Im not too sure as I don't work for Canonical. However, from an external perspective having worked with bzr and launchpad, I wouldn't be surprised if there is a bunch of aspects there that would make opensourcing a nightmare.
Things like potentially giving some mechanism that could enable a user to sign/publish on behalf of Canonical snaps/packages for example. That kind of thing would probably need to be removed. Deep integration between CI/operational infrastructure for things like building images. I can imagine after Canonical's experience of launchpad that they probably did hardcode aspects and it isn't some modular thing you can just spin up on docker.

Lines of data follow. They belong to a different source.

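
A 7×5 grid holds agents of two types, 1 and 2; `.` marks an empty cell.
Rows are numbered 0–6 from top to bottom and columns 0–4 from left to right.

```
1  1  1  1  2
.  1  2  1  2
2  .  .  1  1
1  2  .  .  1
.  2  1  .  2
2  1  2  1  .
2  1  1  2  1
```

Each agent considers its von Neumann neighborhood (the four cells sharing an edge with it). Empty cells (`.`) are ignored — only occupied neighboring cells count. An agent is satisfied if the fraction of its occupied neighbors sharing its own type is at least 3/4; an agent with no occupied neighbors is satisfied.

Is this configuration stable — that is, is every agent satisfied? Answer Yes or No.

No

Row 0: (0,0)1 1/1 ok · (0,1)1 3/3 ok · (0,2)1 2/3 unhappy · (0,3)1 2/3 unhappy · (0,4)2 1/2 unhappy
Row 1: (1,1)1 1/2 unhappy · (1,2)2 0/3 unhappy · (1,3)1 2/4 unhappy · (1,4)2 1/3 unhappy
Row 2: (2,0)2 0/1 unhappy · (2,3)1 2/2 ok · (2,4)1 2/3 unhappy
Row 3: (3,0)1 0/2 unhappy · (3,1)2 1/2 unhappy · (3,4)1 1/2 unhappy
Row 4: (4,1)2 1/3 unhappy · (4,2)1 0/2 unhappy · (4,4)2 0/1 unhappy
Row 5: (5,0)2 1/2 unhappy · (5,1)1 1/4 unhappy · (5,2)2 0/4 unhappy · (5,3)1 0/2 unhappy
Row 6: (6,0)2 1/2 unhappy · (6,1)1 2/3 unhappy · (6,2)1 1/3 unhappy · (6,3)2 0/3 unhappy · (6,4)1 0/1 unhappy
For instance (0,2) has only 2/3 same-type neighbors, below 3/4.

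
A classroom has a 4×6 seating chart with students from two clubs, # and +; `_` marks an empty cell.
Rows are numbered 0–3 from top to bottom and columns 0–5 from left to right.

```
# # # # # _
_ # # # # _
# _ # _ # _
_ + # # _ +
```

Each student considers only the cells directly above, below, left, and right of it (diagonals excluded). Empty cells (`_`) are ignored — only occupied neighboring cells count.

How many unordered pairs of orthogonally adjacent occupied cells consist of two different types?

Scan each occupied cell's neighbors to the right and below so each pair is counted once.
Row 0: #(0,0)–#(0,1)= #(0,1)–#(0,2)= #(0,1)–#(1,1)= #(0,2)–#(0,3)= #(0,2)–#(1,2)= #(0,3)–#(0,4)= #(0,3)–#(1,3)= #(0,4)–#(1,4)=  → 0/8 unlike.
Row 1: #(1,1)–#(1,2)= #(1,2)–#(1,3)= #(1,2)–#(2,2)= #(1,3)–#(1,4)= #(1,4)–#(2,4)=  → 0/5 unlike.
Row 2: #(2,2)–#(3,2)=  → 0/1 unlike.
Row 3: +(3,1)–#(3,2)≠ #(3,2)–#(3,3)=  → 1/2 unlike.
Total adjacent occupied pairs: 16; unlike-type pairs: 1.

1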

>And this, is the killer. This is exactly what the people at Linux Mint do not want. This is why F-Droid exists on Android. Yes, free software can be distributed on the snap store or on Google Play, but ultimately these are proprietary platforms controlled by one corporate entity whose interests may not be aligned with those of the community. Users of community Linux distros demand choice in where they obtain software.
Snaps I checked aren't there to replace apt. They don't prevent the install of flatpak, appimages or any alternative. Canonical has no agreement that prevents parties like Mozilla/KDE from only publishing on the snap store.
>Malware has already been successfully pushed to the Snap Store. We now trust software because it came from a store that removes well known malware.
There was one case of a snap bundled with a cryptominer. That was settled within 3 days and addressed to the community in a blog. Since then, it has been deliberately looked for. As someone who has published on the snap store, yes there are some checks present to ensure malicious software isn't being pushed.
>The idea of "trust" here is also antithetical to open-source and software freedom. Rather than trusting software because it has verifiable source code,
It is really easy for me to see exactly what is being run/executed on the snaps that I install. In fact I have built/used snaps successfully without even the snap store all together.